Visitors who genuinely wanted to learn. Parents trying to introduce history to their children. People who understand that museums operate on a simple, universal contract: observe, take turns and make space.


Why it stood out:

Because this wasn’t just about etiquette.

Several parents had to scan QR codes and translate basic exhibit text into Chinese for their own children - including references to Qin Shi Huang, the First Emperor of China.

Not obscure figures. Not academic trivia. Foundational history.

That raised an uncomfortable question:
If children don’t recognise these names, is it a schooling gap? A parenting gap? Or both?


How we got here (context matters):

History doesn’t exist in a vacuum. Educational policies, cultural disruptions and past political movements meant entire generations grew up disconnected from classical history, ethics and philosophy. Confucianism - once central - vanished from formal education for decades.

Schools can only do so much.
Cultural memory survives - or fades - mostly at home.
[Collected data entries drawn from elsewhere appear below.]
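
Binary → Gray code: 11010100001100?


Binary: 11010100001100
Gray code: G = B XOR (B >> 1)
B >> 1 = 01101010000110
11010100001100 XOR 01101010000110:
  1 XOR 0 = 1
  1 XOR 1 = 0
  0 XOR 1 = 1
  1 XOR 0 = 1
  0 XOR 1 = 1
  1 XOR 0 = 1
  0 XOR 1 = 1
  0 XOR 0 = 0
  0 XOR 0 = 0
  0 XOR 0 = 0
  1 XOR 0 = 1
  1 XOR 1 = 0
  0 XOR 1 = 1
  0 XOR 0 = 0
= 10111110001010


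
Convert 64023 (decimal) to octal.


Divide by 8 repeatedly:
64023 ÷ 8 = 8002 remainder 7
8002 ÷ 8 = 1000 remainder 2
1000 ÷ 8 = 125 remainder 0
125 ÷ 8 = 15 remainder 5
15 ÷ 8 = 1 remainder 7
1 ÷ 8 = 0 remainder 1
Reading remainders bottom-up:
= 0o175027


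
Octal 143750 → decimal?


Positional values:
Position 0: 0 × 8^0 = 0
Position 1: 5 × 8^1 = 40
Position 2: 7 × 8^2 = 448
Position 3: 3 × 8^3 = 1536
Position 4: 4 × 8^4 = 16384
Position 5: 1 × 8^5 = 32768
Sum = 0 + 40 + 448 + 1536 + 16384 + 32768
= 51176


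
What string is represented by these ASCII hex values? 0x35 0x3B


Codes (hex): 0x35 0x3B
Per-code ASCII lookup:
  0x35 = 53  (range 48-57: digits, 53 - 48 = 5) → '5'
  0x3B = 59  (special character) → ';'
= '5;'


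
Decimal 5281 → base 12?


Divide by 12 repeatedly:
5281 ÷ 12 = 440 remainder 1
440 ÷ 12 = 36 remainder 8
36 ÷ 12 = 3 remainder 0
3 ÷ 12 = 0 remainder 3
Reading remainders bottom-up:
= 3081


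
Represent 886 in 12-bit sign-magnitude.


Sign bit: 0 (positive)
Magnitude: 886 = 01101110110
= 001101110110


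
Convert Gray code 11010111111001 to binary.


Gray code: 11010111111001
MSB stays the same: 1
Each subsequent bit = prev_binary XOR current_gray:
  B[1] = 1 XOR 1 = 0
  B[2] = 0 XOR 0 = 0
  B[3] = 0 XOR 1 = 1
  B[4] = 1 XOR 0 = 1
  B[5] = 1 XOR 1 = 0
  B[6] = 0 XOR 1 = 1
  B[7] = 1 XOR 1 = 0
  B[8] = 0 XOR 1 = 1
  B[9] = 1 XOR 1 = 0
  B[10] = 0 XOR 1 = 1
  B[11] = 1 XOR 0 = 1
  B[12] = 1 XOR 0 = 1
  B[13] = 1 XOR 1 = 0
= 10011010101110 (9902 decimal)


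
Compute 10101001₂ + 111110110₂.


Align and add column by column (LSB to MSB, carry propagating):
  0010101001
+ 0111110110
  ----------
  col 0: 1 + 0 + 0 (carry in) = 1 → bit 1, carry out 0
  col 1: 0 + 1 + 0 (carry in) = 1 → bit 1, carry out 0
  col 2: 0 + 1 + 0 (carry in) = 1 → bit 1, carry out 0
  col 3: 1 + 0 + 0 (carry in) = 1 → bit 1, carry out 0
  col 4: 0 + 1 + 0 (carry in) = 1 → bit 1, carry out 0
  col 5: 1 + 1 + 0 (carry in) = 2 → bit 0, carry out 1
  col 6: 0 + 1 + 1 (carry in) = 2 → bit 0, carry out 1
  col 7: 1 + 1 + 1 (carry in) = 3 → bit 1, carry out 1
  col 8: 0 + 1 + 1 (carry in) = 2 → bit 0, carry out 1
  col 9: 0 + 0 + 1 (carry in) = 1 → bit 1, carry out 0
Reading bits MSB→LSB: 1010011111
Strip leading zeros: 1010011111
= 1010011111


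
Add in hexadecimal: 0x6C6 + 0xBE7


Align and add column by column (LSB to MSB, each column mod 16 with carry):
  06C6
+ 0BE7
  ----
  col 0: 6(6) + 7(7) + 0 (carry in) = 13 → D(13), carry out 0
  col 1: C(12) + E(14) + 0 (carry in) = 26 → A(10), carry out 1
  col 2: 6(6) + B(11) + 1 (carry in) = 18 → 2(2), carry out 1
  col 3: 0(0) + 0(0) + 1 (carry in) = 1 → 1(1), carry out 0
Reading digits MSB→LSB: 12AD
Strip leading zeros: 12AD
= 0x12AD


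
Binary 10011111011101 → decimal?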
Which leads to an irony many in the diaspora know well:
Being told you’re “more Chinese” than people from China - because you know the dynasties, the stories, the values, the context. 🤷🏻‍♀️


Language side-note (and comic relief):

Mandarin is no joke. One wrong tone and suddenly you’re not talking about a horse - you’re insulting someone’s mother. 🎵😬 Respect to anyone who’s tried.


The unspoken discomfort:

When behaviour is loud, inconsiderate or entitled, it becomes highly visible. And like it or not, outsiders don’t separate individuals from appearances.

For many in the Chinese diaspora - Singaporean, Malaysian, Bruneian, Australian - this creates a quiet fatigue. Being misidentified. People acting surprised you speak fluent English. That internal malu when someone nearby forgets indoor voices. 📢

Carrying someone else’s behaviour on your back gets tiring - especially when you didn’t choose it.


A small personal rebellion:

Sometimes, speaking perfect English on purpose - then casually dropping a fluent “謝謝” on the way out - feels oddly satisfying. 😎✌🏻

Not to prove superiority. Just to gently disrupt assumptions.

🏺

The bigger point:
This isn’t about nationality.
It’s about norms.

Museums everywhere run on the same quiet rules.
History belongs to everyone.
So do public spaces.

Tourists, locals, parents, singles - we all borrow the same space for a moment.


Conclusion:

Cultural pride isn’t loud.
Education isn’t automatic.
Manners are universal.

What we model in public teaches as much as what we explain at home.

History lasts thousands of years.
Courtesy lasts only a moment - but it’s remembered.

Pro tip: if there’s a queue, it’s not a suggestion.

And if this reflection feels uncomfortable, that discomfort might be doing useful work.